No sir, I don't like it.
But because I'm trying for once to make a somewhat traditional DnD experience for my players, I'm including elves in the upcoming Maze of the Blue Medusa sessions. Albeit with my own spin on them.
Same stuff as in the Player's Guide, mechanically speaking.
Elves speak faerie. Don't remember if it says that in the book or not. There isn't an "elvish" language.
They can choose any class available to humans, but need 25% more experience points to reach the next level.
Elves are human bodies, kidnapped just after birth, and inhabited by a faerie spirit. This spirit changes the body on a genetic level into an elf. Faeries do this in order to experience the world as humans do. But since they aren't human, they get some things wrong. Give them a break, they're tourists.

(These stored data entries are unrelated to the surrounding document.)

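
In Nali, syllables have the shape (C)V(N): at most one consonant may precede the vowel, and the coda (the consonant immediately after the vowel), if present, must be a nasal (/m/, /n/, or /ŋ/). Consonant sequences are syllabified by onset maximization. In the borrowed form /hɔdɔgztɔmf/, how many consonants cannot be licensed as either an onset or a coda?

Syllabifying with onset maximization leaves /g/, /z/, /f/ stranded (only a nasal (/m/, /n/, or /ŋ/) is licensed in coda position; onsets are limited to one consonant).

3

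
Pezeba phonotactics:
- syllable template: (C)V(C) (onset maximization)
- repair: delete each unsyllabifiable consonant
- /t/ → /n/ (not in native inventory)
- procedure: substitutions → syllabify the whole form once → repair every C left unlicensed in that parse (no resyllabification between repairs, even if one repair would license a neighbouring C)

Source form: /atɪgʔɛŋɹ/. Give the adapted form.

Substitution: /t/ → /n/, giving /anɪgʔɛŋɹ/.
Syllabifying with onset maximization leaves /ɹ/ stranded (at most one coda consonant is licensed; onsets are limited to one consonant).
Deleting the stranded consonants removes /ɹ/.

anɪgʔɛŋ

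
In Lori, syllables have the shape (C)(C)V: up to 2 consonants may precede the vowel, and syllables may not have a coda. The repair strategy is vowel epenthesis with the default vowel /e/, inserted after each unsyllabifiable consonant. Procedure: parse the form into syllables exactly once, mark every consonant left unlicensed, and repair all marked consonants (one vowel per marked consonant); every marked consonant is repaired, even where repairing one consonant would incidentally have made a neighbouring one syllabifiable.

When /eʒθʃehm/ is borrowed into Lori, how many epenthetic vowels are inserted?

3

The unsyllabifiable consonants are /ʒ/, /h/, /m/; each receives one epenthetic vowel.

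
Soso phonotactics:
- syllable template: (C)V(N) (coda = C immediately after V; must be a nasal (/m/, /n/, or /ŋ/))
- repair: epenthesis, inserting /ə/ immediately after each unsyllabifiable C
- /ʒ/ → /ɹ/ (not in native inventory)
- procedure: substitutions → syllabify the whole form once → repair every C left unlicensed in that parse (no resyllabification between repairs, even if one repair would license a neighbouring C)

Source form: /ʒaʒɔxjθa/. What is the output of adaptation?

Substitution: /ʒ/ → /ɹ/, giving /ɹaɹɔxjθa/.
The consonants /x/, /j/ cannot be parsed into a legal (C)V(N) syllable (only a nasal (/m/, /n/, or /ŋ/) is licensed in coda position; onsets are limited to one consonant).
Each unlicensed consonant becomes the onset of a new syllable: /x/ → /xə/, /j/ → /jə/.

ɹaɹɔxəjəθa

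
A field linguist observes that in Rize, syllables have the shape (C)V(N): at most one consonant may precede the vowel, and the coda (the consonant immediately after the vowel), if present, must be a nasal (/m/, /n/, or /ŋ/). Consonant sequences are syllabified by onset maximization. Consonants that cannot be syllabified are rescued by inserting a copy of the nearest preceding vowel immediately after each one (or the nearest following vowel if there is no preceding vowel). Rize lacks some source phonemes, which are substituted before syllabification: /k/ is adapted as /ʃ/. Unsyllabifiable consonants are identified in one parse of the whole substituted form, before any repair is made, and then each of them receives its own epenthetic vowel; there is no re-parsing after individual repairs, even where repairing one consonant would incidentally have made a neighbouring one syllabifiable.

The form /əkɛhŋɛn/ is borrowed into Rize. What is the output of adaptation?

Substitution: /k/ → /ʃ/, giving /əʃɛhŋɛn/.
Under (C)V(N), the unsyllabifiable consonants are /h/ (only a nasal (/m/, /n/, or /ŋ/) is licensed in coda position; onsets are limited to one consonant).
Each unlicensed consonant becomes the onset of a new syllable: /h/ → /hɛ/.

əʃɛhɛŋɛn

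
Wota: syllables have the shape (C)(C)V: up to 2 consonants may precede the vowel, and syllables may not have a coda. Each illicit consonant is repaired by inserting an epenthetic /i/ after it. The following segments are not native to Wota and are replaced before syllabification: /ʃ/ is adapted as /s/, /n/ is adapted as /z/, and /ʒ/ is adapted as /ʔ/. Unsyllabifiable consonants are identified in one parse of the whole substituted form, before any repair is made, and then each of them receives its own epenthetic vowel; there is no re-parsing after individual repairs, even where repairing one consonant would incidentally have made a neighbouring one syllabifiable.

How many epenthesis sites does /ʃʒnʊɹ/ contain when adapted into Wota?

2

After substitution the input is /sʔzʊɹ/.
The unsyllabifiable consonants are /s/, /ɹ/; each receives one epenthetic vowel.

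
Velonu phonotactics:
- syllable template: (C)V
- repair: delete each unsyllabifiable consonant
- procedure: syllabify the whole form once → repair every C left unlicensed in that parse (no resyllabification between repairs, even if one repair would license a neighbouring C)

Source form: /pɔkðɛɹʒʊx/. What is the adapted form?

Under (C)V, the unsyllabifiable consonants are /k/, /ɹ/, /x/ (no codas are permitted; onsets are limited to one consonant).
Deletion applies to /k/, /ɹ/, /x/.

pɔðɛʒʊ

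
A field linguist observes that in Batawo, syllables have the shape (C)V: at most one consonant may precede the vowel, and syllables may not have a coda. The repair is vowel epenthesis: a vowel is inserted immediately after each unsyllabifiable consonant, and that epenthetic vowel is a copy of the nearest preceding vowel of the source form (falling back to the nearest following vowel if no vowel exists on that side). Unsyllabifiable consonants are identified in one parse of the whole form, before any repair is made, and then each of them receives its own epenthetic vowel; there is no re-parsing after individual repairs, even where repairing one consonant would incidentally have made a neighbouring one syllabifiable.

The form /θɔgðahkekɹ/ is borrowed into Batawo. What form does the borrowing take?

θɔgɔðahakekeɹe

The consonants /g/, /h/, /k/, /ɹ/ cannot be parsed into a legal (C)V syllable (no codas are permitted; onsets are limited to one consonant).
Each unlicensed consonant becomes the onset of a new syllable: /g/ → /gɔ/, /h/ → /ha/, /k/ → /ke/, /ɹ/ → /ɹe/.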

As children, elves are very mischievous and quite like their faerie kin in behavior. As they age and contact with other species increases, they mature. Older elves who have lived among other species for long periods of time forget their origins and consider themselves to be a unique species unto themselves. These ancient elves live in human society, usually as landed gentry, aristocrats, and powers-behind-the-throne. They generally look down their noses at commoners, and will not deign to speak to young elves.
Elves have natural abilities that are similar to their original form, with the exception of flight. A sprite form will have sprite-like powers, a pixie form will have pixie-like powers, a leprechaun will have leprechaun-like powers (and an affinity for gold).
All that being said, elves and faerie-folk live and play together and instinctively get along.
Other than ancient elves who've forgotten who they are, the following is generally true of elves:
Elves do not live in cities. Elves do not pray to gods. Elves do not forge steel or plant crops. Elves do not build houses or castles. Elves do not practice civilization as humans know it. They prefer the night time under the moon and stars.They may or may not wear clothing; depends on the situation or weather.